The algorithm of boredom
It seems like Facebook is targeting content at me based on what its algorithms think will delight, incense, outrage, move, and otherwise scintillate me.
On the contrary, I now find Facebook extremely boring. It’s a sad, uninteresting person who only wants to hear their own ideas and opinions shouted back at them. There is no back and forth, no debate (I don’t count people hurling insults at each other and spewing vitriol as debate), and very little room for thoughtful interaction.
I’d much rather have a face-to-face conversation over a coffee, than kill even 5 minutes on Facebook.
So what does that make me?
I’ve called myself a social media specialist. I’ve maneuvered myself into this niche of online content marketing. And yet I find it boring.

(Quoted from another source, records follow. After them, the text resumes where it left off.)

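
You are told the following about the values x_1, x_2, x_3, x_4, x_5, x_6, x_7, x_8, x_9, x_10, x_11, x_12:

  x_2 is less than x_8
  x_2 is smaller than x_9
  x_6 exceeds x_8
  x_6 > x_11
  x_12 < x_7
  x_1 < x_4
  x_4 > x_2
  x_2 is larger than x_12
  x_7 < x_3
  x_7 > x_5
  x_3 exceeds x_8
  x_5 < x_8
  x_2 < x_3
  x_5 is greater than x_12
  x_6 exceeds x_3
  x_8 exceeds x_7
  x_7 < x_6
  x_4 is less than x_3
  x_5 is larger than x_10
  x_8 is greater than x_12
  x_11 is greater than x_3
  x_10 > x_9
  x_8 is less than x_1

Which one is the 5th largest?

Piecing the relations together gives one ordering: x_12 < x_2 < x_9 < x_10 < x_5 < x_7 < x_8 < x_1 < x_4 < x_3 < x_11 < x_6.
Counting 5 from the largest end gives x_1.

x_1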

The one social media platform I enjoy spending any time on is Instagram, and that’s because my closest loved ones are there. I keep my profile private, and share moments of joy from my daily life with those I love best.
But other than that, I’m over Facebook, Twitter, and the lot. So what do I do now? Career change? I can’t very well market myself as a social media expert when I spend very little of my own time there.
Well for the moment, I cannot be said to have a career. I’ll just have to continue writing (which I do like), trying to read broad and varied content, and keeping up my knitting, which is a great way to meet new, and interesting people.
Is there any way I can make meeting people through crafts my career? Any ideas?